Politik und Spiele, Kultur und Gegenöffentlichkeit.

13. 4. 2015 - 18:27

Crowdfunding. Drei Versuche.

Das Versprechen von Crowdfunding lautet: Gebt uns Geld, wir machen etwas Großartiges daraus und ihr habt auch etwas davon. Geht sich das aus?

Im Herbst 2013 beschließe ich, drei konkreten Crowdfunding-Projekten eine Chance zu geben. Die Bedingungen: Es soll sich um technische Innovationen handeln, sie sollen umsetzbar wirken, nicht mehr als jeweils 100 Dollar kosten und am Ende will ich auch irgendetwas in der Hand halten, das vielleicht sogar einen praktischen Nutzen für mich hat.

Nachdem Kickstarter - die größte Crowdfunding-Plattform - eine Kreditkarte voraussetzt, konzentriere ich mich bei der Suche auf Indiegogo, das sogar etwas älter, wenngleich lange nicht so erfolgreich ist.

Über mehrere Monate hinweg beobachte ich die Kampagnen auf Indiegogo und entscheide mich als erstes für ein Projekt namens Ion-Glasses, das sich später aus rechtlichen Gründen in Weon-Glasses umbenennt. Das Versprechen des Teams: Die erste Alternative zu Google Glass, wenn auch im Vergleich zu diesem Computer auf Augenhöhe eher low-tech gedacht. Aber immerhin: Per Bluetooth soll die Brille mit meinem Smartphone kommunizieren, mich mittels LED & Summer über Ereignisse unterrichten und dank zweier Knöpfe auch Funktionen am Handy steuern können. 79 Dollar kostet der Spaß, im Februar 2014 soll der Rahmen ausgeliefert werden. Ich bestelle gemeinsam mit 730 anderen und warte gespannt.

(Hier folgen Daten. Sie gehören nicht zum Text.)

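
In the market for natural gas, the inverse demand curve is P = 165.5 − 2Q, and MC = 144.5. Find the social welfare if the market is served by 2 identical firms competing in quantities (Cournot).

TS = 98

In a 2-firm Cournot equilibrium, symmetry and the first-order condition give q = (165.5 − 144.5)/(6) = 3.5. So Q = 7 and P = 151.5.
CS = ½·(165.5 − 151.5)·7 = 49; PS = (151.5 − 144.5)·7 = 49; TS = 98.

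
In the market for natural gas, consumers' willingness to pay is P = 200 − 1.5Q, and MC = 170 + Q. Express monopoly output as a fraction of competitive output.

Q_m/Q_c = 0.625

A monopolist chooses Q where MR = MC. MR = 200 − 3Q; setting this equal to 170 + Q gives Q = 7.5 and P = 188.75.
Under competition P = MC: 200 − 1.5Q = 170 + Q ⇒ Q = 12, P = 182.
Ratio Q_m/Q_c = 7.5/12 = 0.625.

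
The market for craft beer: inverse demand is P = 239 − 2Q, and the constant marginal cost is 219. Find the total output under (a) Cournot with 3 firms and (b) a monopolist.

Cournot with 3 identical firms: the symmetric best-response condition is 239 − 8q = 219. Each firm produces q = 2.5, total output Q = 7.5, price P = 224.
Monopoly sets MR = MC: 239 − 4Q = 219 ⇒ Q = 5, P = 239 − 2·5 = 229.

Cournot: Q = 7.5; Monopoly: Q = 5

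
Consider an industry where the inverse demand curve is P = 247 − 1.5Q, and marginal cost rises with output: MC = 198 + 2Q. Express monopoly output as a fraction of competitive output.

The monopolist equates marginal revenue to marginal cost: 247 − 3Q = 198 + 2Q, so Q = 9.8. From demand, P = 232.3.
Under competition P = MC: 247 − 1.5Q = 198 + 2Q ⇒ Q = 14, P = 226.
Ratio Q_m/Q_c = 9.8/14 = 0.7.

Q_m/Q_c = 0.7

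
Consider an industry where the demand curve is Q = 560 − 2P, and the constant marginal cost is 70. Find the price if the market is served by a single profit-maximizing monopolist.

P = 175

Inverting demand: P = 280 − 0.5Q.
A monopolist chooses Q where MR = MC. MR = 280 − Q; setting this equal to 70 gives Q = 210 and P = 175.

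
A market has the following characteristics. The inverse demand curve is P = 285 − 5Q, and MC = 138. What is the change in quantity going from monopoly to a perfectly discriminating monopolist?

The monopolist equates marginal revenue to marginal cost: 285 − 10Q = 138, so Q = 14.7. From demand, P = 211.5.
Under first-degree price discrimination the firm charges each unit its demand price and produces up to where P = MC, i.e. Q = 29.4. Consumer surplus is zero; producer surplus equals total surplus.
Change in quantity: 29.4 − 14.7 = 14.7.

Quantity rises by 14.7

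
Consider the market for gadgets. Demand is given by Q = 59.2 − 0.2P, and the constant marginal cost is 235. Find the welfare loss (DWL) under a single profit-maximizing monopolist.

DWL = 93.025

Inverting demand: P = 296 − 5Q.
Perfect competition: P = MC = 235, so 296 − 5Q = 235 and Q = 12.2.
A monopolist chooses Q where MR = MC. MR = 296 − 10Q; setting this equal to 235 gives Q = 6.1 and P = 265.5.
DWL is the triangle between Q = 6.1 and Q = 12.2: ½·(12.2 − 6.1)·(265.5 − 235) = 93.025.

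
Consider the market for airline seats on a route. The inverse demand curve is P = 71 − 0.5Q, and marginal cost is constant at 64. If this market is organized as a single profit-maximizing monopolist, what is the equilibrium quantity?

Monopoly sets MR = MC: 71 − Q = 64 ⇒ Q = 7, P = 71 − 0.5·7 = 67.5.

Q = 7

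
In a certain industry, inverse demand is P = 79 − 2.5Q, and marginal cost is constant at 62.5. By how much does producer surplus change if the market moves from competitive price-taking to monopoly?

PS rises by 27.225

Under competition P = MC = 62.5, so Q = (79 − 62.5)/2.5 = 6.6.
PS = (62.5 − 62.5)·6.6 = 0.
A monopolist chooses Q where MR = MC. MR = 79 − 5Q; setting this equal to 62.5 gives Q = 3.3 and P = 70.75.
PS = (70.75 − 62.5)·3.3 = 27.225.
Change in producer surplus: 27.225 − 0 = 27.225.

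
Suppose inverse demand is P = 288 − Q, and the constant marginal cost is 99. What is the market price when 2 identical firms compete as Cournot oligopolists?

With 2 symmetric Cournot firms, each firm's FOC gives 288 − 3q = 99, so q = 63, Q = 2·63 = 126, and P = 162.

P = 162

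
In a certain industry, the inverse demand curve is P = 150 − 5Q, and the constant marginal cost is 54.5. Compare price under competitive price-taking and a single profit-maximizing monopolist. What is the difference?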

Die beiden anderen Projekte entdecke ich Anfang 2014, zunächst den Inputstick, ein USB-Stick, mit dem ich quasi jeden Computer von meinem Handy aus steuern kann. Einfach anstecken, Android-Telefon via Bluetooth damit verbinden und schon ist es die Tastatur, die Maus, das Gamepad des Computers oder der Spielkonsole. Außerdem soll es auch als sicherer Passwortmanager dienen. Klingt interessant, ich überweise 39 Dollar.

Als letztes entscheide ich mich für ein Lederarmband, das gleichzeitig USB-Speicher, Handylade- und Datenkabel ist. Das Teil nennt sich Athene, schaut ganz gut aus, kostet 23 Dollar und soll noch im Frühjahr ausgeliefert werden. Das Team dahinter holt sich von 635 Leuten über 19.000 Dollar.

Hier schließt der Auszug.